In early analyses of ETTR, it was theorized that the benefits were derived by pushing up the exposure towards sensor saturation where more levels would be available in the digital capture inasmuch as half the levels are in the brightest f/stop of the image at saturation. Later analysis (such as that of Emil Martinec
) showed that the advantage was in a higher signal:noise rather then the number of levels. It makes no sense to quantize the data in finer steps than the noise at that level. At higher levels of exposure, noise in a digital capture is largely photon noise which follows a Poisson distribution where the noise is the square root of the number of photons collected. Camera data numbers (ADUs) are related to the number of photo electrons by the gain, which is the number of photons/ADU. For a sensor with a full well of 50,000 electrons, the gain (assuming that amplification is such that the full range of the ADC (analog to digital converter) is used at the full well of the sensor) would be 3.05 e-/ADU for 14 bit quantization and 12.21 e-/ADU for 12 bit.

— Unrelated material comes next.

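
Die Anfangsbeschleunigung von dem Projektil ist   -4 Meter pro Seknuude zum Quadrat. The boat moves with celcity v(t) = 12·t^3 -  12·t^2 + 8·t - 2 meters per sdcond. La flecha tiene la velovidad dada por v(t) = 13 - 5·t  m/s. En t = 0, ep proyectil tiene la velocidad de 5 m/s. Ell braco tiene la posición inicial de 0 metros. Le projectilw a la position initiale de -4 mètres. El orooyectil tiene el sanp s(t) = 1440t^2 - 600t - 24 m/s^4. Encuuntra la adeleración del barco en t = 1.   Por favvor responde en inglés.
To solve this, we need to take 1 derivative of our velocity equation v(t) = 12·t^3 - 12·t^2 + 8·t - 2. Taking d/dt of v(t), we find a(t) = 36·t^2 - 24·t + 8. We have acceleration a(t) = 36·t^2 - 24·t + 8. Substituting t = 1: a(1) = 20.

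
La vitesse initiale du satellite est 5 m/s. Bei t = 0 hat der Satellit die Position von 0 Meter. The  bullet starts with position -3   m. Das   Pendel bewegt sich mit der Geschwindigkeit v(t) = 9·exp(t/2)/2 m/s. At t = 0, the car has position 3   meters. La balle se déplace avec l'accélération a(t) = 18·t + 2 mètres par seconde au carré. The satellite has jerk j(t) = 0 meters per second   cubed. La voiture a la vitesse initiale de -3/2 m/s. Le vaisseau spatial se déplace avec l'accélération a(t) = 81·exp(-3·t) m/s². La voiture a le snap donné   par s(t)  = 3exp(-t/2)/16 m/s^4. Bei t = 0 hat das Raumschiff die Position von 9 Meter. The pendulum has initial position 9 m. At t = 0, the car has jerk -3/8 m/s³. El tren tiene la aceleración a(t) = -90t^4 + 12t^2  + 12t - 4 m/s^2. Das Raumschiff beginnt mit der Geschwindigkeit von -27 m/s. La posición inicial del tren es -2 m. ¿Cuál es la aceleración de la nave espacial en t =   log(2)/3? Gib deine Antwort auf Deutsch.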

For a highlight captured with this sensor with 40,000 electrons, the noise would be 200 e-. With this sensor one level would be 3 e- with 14 bit quantization and 12 e- for 12 bits, and it is apparent that the finer quantization is wasted. This is the basis for compressed NEF raw files used by Nikon, which records 2753 levels for 14 bits and 689 levels for 12 bit (according to Emil) with no visual loss, visually lossless in Nikon terminology. The number of levels that can be distinguished by human perception is described by the Weber-Fechner law (see Norman Koren
for details). According to this law, visual perception is sensitive to relative differences of illumination of about 1%, so 1 f/stop would be about 70 levels (1.01 ^ 70 = 2.0). Accordingly, only 70 levels would be needed for the brightest f/stop, but more levels would be advisable to allow for subsequent editing. These considerations underlie the DXO measurement of tonal range
, which is the effective number of gray levels the system can produce. For example, the tonal range of the Nikon D800 is far less than 14 bits (readers can look this up, the DXO site is not responding at the time of this writing).
The benefit of a higher bit level is in the shadows where a change in signal from 1 to 2 ADUs would represent an increase of 100%, whereas a change from 14,000 to 14,001 ADUs is insignificant.
Discussion as to the practical effect of these theoretical considerations is welcome.